Wielding a wild range of booming originals, high-octane remixes, and an entire curriculum of new footwork, Jersey and Philly Club producers have taken center stage on the app in recent months. On the remix side, everything under the sun has been used as source material for a minute-long club anthem. There was the meteoric ascent of a Jersey club recalibration of Tony! Toni! Toné!’s “Anniversary Song,” flipping a ’90s quiet storm classic into a simmering mid-tempo dancefloor suite. There’s a righteous rework of Montell Jordan’s “This Is How We Do It” that would test the footwork of even the sturdiest steppers. And there are a number of more modern hits that have had their BPMs pushed to the brink to best serve the next generation of club kids, including Beyonce‘s “Dance For Me,” Lil Uzi Vert‘s “Neon Guts,” and Pharrell‘s “Cash In, Cash Out.”

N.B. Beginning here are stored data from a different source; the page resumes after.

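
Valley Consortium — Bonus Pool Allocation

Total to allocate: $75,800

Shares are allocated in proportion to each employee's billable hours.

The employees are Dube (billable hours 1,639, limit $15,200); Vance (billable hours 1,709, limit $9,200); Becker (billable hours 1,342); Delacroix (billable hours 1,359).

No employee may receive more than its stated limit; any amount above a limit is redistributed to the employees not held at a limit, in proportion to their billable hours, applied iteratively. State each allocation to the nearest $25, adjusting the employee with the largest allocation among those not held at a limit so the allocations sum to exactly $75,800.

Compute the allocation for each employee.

Dube: $15,200; Vance: $9,200; Becker: $25,550; Delacroix: $25,850

Combined billable hours = 6,049.
Proportional shares (ignoring caps): Dube 20,538.30; Vance 21,415.47; Becker 16,816.60; Delacroix 17,029.62.
Held at cap: Dube ($15,200), Vance ($9,200); residual $51,400 reallocated over remaining billable hours 2,701.
Shares after redistribution: Becker 25,538.25 → $25,550; Delacroix 25,861.75 → $25,850.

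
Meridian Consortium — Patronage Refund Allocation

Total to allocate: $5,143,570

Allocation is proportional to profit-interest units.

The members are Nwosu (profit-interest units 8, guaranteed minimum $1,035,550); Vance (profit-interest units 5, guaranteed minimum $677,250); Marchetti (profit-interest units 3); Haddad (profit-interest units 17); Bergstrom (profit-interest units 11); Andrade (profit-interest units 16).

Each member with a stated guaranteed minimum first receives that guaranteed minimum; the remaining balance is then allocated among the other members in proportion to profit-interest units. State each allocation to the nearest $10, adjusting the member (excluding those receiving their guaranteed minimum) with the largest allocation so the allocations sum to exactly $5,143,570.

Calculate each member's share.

Nwosu: $1,035,550 · Vance: $677,250 · Marchetti: $218,990 · Haddad: $1,240,910 · Bergstrom: $802,950 · Andrade: $1,167,920

Minimums first: Nwosu $1,035,550; Vance $677,250. Remaining pool $3,430,770.
Remaining pool split over remaining profit-interest units 47: Marchetti 218,985.32 → $218,990; Haddad 1,240,916.81 → $1,240,920; Bergstrom 802,946.17 → $802,950; Andrade 1,167,921.70 → $1,167,920.
Rounding difference −$10 applied to Haddad → $1,240,910.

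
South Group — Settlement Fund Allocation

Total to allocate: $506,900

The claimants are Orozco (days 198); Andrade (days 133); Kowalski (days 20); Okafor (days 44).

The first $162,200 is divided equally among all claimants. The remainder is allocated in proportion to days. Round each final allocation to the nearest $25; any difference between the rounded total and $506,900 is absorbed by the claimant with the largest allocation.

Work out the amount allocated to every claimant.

Equal tier: $162,200 ÷ 4 = $40,550 apiece.
Remainder $344,700 by days (total 395): Orozco 172,786.33 → $172,775; Andrade 116,063.54 → $116,075; Kowalski 17,453.16 → $17,450; Okafor 38,396.96 → $38,400.
Totals: Orozco $40,550 + $172,775 = $213,325; Andrade $40,550 + $116,075 = $156,625; Kowalski $40,550 + $17,450 = $58,000; Okafor $40,550 + $38,400 = $78,950.

Orozco: $213,325 | Andrade: $156,625 | Kowalski: $58,000 | Okafor: $78,950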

@bryceheemjames I’m aight?#fyp ♬ NEON GUTS JERSEY RMX CAMFRM732 – Cam

While remixes are a crucial component of club music’s history and its sustained resonance in the TikTok algorithm, producers are also using the app to introduce an ethereal new chapter that’s directly linked to pop’s recent infatuation with the genre. Philly producers 2RARE and Jabril Evans hit a viral stride over the last year with “Back It Up” and “get humpy,” respectively. Both songs have accumulated tens of thousands of shares and reconstructions from the TikTok community over the last year. One of those who took notice happened to be Drake, the pop superstar on a club music bender whose first great album in nearly a decade is almost entirely indebted to the strain of house native to the Northeaster corridor of I-95. After coming across their work on the app, the Toronto rapper-turned-human-genre-synthesizer invited 2RARE and Evans to the set of the video for the Honestly, Nevermind standout “Sticky” in Miami, where he was schooled on how to blick by the Philly duo.

@2rareeWho won yall?? ?????♬ original sound – 2RARE

Pop’s club music craze caught 2RARE off guard. “It was crazy because Philly music hasn’t had a wave like this in a long time, so it was different to see this music and the dancing that went with it,” the producer said in an email. Evans, however, wasn’t the least bit surprised.

“Everybody loves to dance so it caught on quick,” Evans shared in an email, zeroing in on the appeal of Philly and Jersey’s club scenes. “It’s not like sad stuff that people are used to. It’s a new time, and it feels new to everything on TikTok and that’s why the people love it.”

As Drake’s Honestly, Nevermind continues to put up numbers (firmly cementing itself as the highest-selling house and club music project ever) and Beyoncé transitions into rollout mode on the heels of her own four-to-the-floor single “Break My Soul,” it’s hard to imagine that we’ve seen the end of this phase in pop music. But it seems pretty clear, wherever we’re headed next will be guided by the potently prolific culture-generating pipeline TikTok has become over the last three years. And for a genre that has historically kept the originators of its influences at a very convenient distance, this could be one of pop music’s most important corrective pivots to date.